Una lectura paralela de dos grandes artistas con vidas y proyectos muy distintos, pero que se entrecruzan en los ritos preparatorios del acto de creación.
Acercar dos objetos marcadamente diversos puede deparar algún asombro; en principio, es sencillo determinar el calibre de una u otra factura sopesando, eso sí, sus bondades e incapacidades. El cruce lautreámoniano de un paraguas y una máquina de coser en una mesa de disección disparó un sinnúmero de interpretaciones, las más de las veces de corte surrealista, pero sobre todo habilitó la posibilidad de encontrar la cosa nueva que se presentaba a sí misma como lo ya visto.
Si nos pusiéramos a pensar, existe la posibilidad, ínfima, de que el tropiezo entre Raúl Ruiz y Frank O’Hara sea uno de los más caprichosos de la historia. No es que no hayan existido entrenudos o entrecruzamientos que rocen con la especulación salvaje (es lícito recordar, por ejemplo, el par zizekiano de Lacan con Hitchcock), pero no es sencillo encontrar muchos puntos de enlace entre el cineasta y el poeta. ¿O tal vez sí?

Del lado de Ruiz se recuerdan sus acercamientos a la poesía, no del todo fructíferos (tras su estela precipitan aquellas palabras que un crítico de su obra poética citando el refrán de “zapatero a sus zapatos”, recordándole que lo suyo era el cine o la teoría, pero no mucho más). De O’Hara no se tienen registros de un approach al séptimo arte, pero sí se sabe que ejerció la curaduría de arte e incluso fue modelo de pintores como Fairfield Porter o Jane Freilicher.
Imagen e imagen en movimiento, una localidad en común.
Tanto la obra fílmica como la escrita de Ruiz es innumerable y rizomática: ambas, como serenas paralelas, se unen en el infinito; la de O’Hara, por su parte, es breve y concisa (un par de poemarios, algunos ejercicios de crítica y hasta ahí llegamos).
Los libros abordados para esta reseña al alimón son los Escritos repartidos (Ediciones Universidad Diego Portales, 2024), un libro hecho de extractos de aquí y allá, y los Lunch Poems (Ediciones Universidad Diego Portales, 2024. Traducción y prólogo de Matías Serra Bradford), libro central de la obra o’haraniana.

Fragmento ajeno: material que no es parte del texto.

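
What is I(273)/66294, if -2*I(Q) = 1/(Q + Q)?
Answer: -1/72393048 ≈ -1.3813e-8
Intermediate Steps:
I(Q) = -1/(4*Q) (I(Q) = -1/(2*(Q + Q)) = -1/(2*Q)/2 = -1/(4*Q))
I(273)/66294 = -¼/273/66294 = -¼*1/273*(1/66294) = -1/1092*1/66294 = -1/72393048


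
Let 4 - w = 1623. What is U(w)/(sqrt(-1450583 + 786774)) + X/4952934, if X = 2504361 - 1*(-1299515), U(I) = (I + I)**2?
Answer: 1901938/2476467 - 10484644*I*sqrt(663809)/663809 ≈ 0.768 - 12869.0*I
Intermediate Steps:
w = -1619 (w = 4 - 1*1623 = 4 - 1623 = -1619)
U(I) = 4*I**2 (U(I) = (2*I)**2 = 4*I**2)
X = 3803876 (X = 2504361 + 1299515 = 3803876)
U(w)/(sqrt(-1450583 + 786774)) + X/4952934 = (4*(-1619)**2)/(sqrt(-1450583 + 786774)) + 3803876/4952934 = (4*2621161)/(sqrt(-663809)) + 3803876*(1/4952934) = 10484644/((I*sqrt(663809))) + 1901938/2476467 = 10484644*(-I*sqrt(663809)/663809) + 1901938/2476467 = -10484644*I*sqrt(663809)/663809 + 1901938/2476467 = 1901938/2476467 - 10484644*I*sqrt(663809)/663809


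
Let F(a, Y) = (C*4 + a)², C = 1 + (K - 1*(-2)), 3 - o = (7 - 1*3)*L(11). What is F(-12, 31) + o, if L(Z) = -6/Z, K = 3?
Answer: 1641/11 ≈ 149.18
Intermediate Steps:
o = 57/11 (o = 3 - (7 - 1*3)*(-6/11) = 3 - (7 - 3)*(-6*1/11) = 3 - 4*(-6)/11 = 3 - 1*(-24/11) = 3 + 24/11 = 57/11 ≈ 5.1818)
C = 6 (C = 1 + (3 - 1*(-2)) = 1 + (3 + 2) = 1 + 5 = 6)
F(a, Y) = (24 + a)² (F(a, Y) = (6*4 + a)² = (24 + a)²)
F(-12, 31) + o = (24 - 12)² + 57/11 = 12² + 57/11 = 144 + 57/11 = 1641/11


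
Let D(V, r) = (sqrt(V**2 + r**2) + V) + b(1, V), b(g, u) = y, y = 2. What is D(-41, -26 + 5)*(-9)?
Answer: 351 - 9*sqrt(2122) ≈ -63.587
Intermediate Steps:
b(g, u) = 2
D(V, r) = 2 + V + sqrt(V**2 + r**2) (D(V, r) = (sqrt(V**2 + r**2) + V) + 2 = (V + sqrt(V**2 + r**2)) + 2 = 2 + V + sqrt(V**2 + r**2))
D(-41, -26 + 5)*(-9) = (2 - 41 + sqrt((-41)**2 + (-26 + 5)**2))*(-9) = (2 - 41 + sqrt(1681 + (-21)**2))*(-9) = (2 - 41 + sqrt(1681 + 441))*(-9) = (2 - 41 + sqrt(2122))*(-9) = (-39 + sqrt(2122))*(-9) = 351 - 9*sqrt(2122)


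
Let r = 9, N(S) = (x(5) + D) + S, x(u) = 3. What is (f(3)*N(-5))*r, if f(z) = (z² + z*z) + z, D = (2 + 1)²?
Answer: 1323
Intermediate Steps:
D = 9 (D = 3² = 9)
f(z) = z + 2*z² (f(z) = (z² + z²) + z = 2*z² + z = z + 2*z²)
N(S) = 12 + S (N(S) = (3 + 9) + S = 12 + S)
(f(3)*N(-5))*r = ((3*(1 + 2*3))*(12 - 5))*9 = ((3*(1 + 6))*7)*9 = ((3*7)*7)*9 = (21*7)*9 = 147*9 = 1323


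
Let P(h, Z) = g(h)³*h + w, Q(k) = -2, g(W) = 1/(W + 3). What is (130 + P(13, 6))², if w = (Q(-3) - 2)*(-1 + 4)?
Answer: 233618522281/16777216 ≈ 13925.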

Ruiz aborda en Máquina solar, noctámbula el mundo onírico: quien haya leído su magnánimo y monumental Diario sabrá que Ruiz trabaja por y para los sueños (baste recordar las ensoñaciones provocadas por su obsesión con la Recherche de Proust). También se trata de un territorio fértil para O’Hara en su poema Nafta: allí desfilan Delaunay, Ellington, Dubuffet… y las vacas.
Siendo este último un no creyente (“No creo en dios, de modo que no tengo que hacer estructuras elaboradamente redondas”) y el otro un consumado místico (se lo recuerda llevando a shows de televisión o a encuentros con hombres notables su Pascal incunable en el bolsillo de su saco) se emparentan de igual manera en su preparación para el escolástico rito de creación.

En el poema Hôtel Particulier pervive esa motilidad propia de Ruiz, esa ubicuidad decidida, ese afán por ser nadie en todas partes: “Qué excitante es / no estar en Port Lligat / o aprendiendo portugués en Bilbao para poder ir a Brasil // Erik Satie cometió un gran error aprendiendo latín / la Brise Marine no estaba escrita en sánscrito, querido // un verano entero tuve un profesor que nunca me dijo nada y fue / maravilloso // y luego está la Bibliothèque Nationale, escupideras, / cristales, ansiedad, / así no se consiguen ladillas, / y lo que no sepas va a dañar a otro…”.
En Una estética del desborde es Ruiz quien toma el ropaje de O’Hara y va a la carga contra las operaciones del cine (en esa línea puede leer tambié Teoría del conflicto central, que figura en Poéticas del cine) recordando a su admirado L.P. Hartley: “parafraséandolo se podría decir: El cine es un país extranjero. Allí las cosas suceden de otra manera”.
Es decir que estos personajes de vidas ejemplares (una más breve que la otra), de etnias diferentes (el del fenotipo irlandés y el del chileno), de cosmovisiones de mundo opuestas (el surrealismo desenfadado de uno, el discreto realismo, casi documentalista, del otro) parten de un mismo punto dirigiéndose hacia extremos diferentes. Se sabe, de igual forma, que en una circunferencia (el arte entero, digamos) dos caminos se encuentran en un punto: ese en donde se dirime la longitud de una circunferencia y el diámetro de su geometría.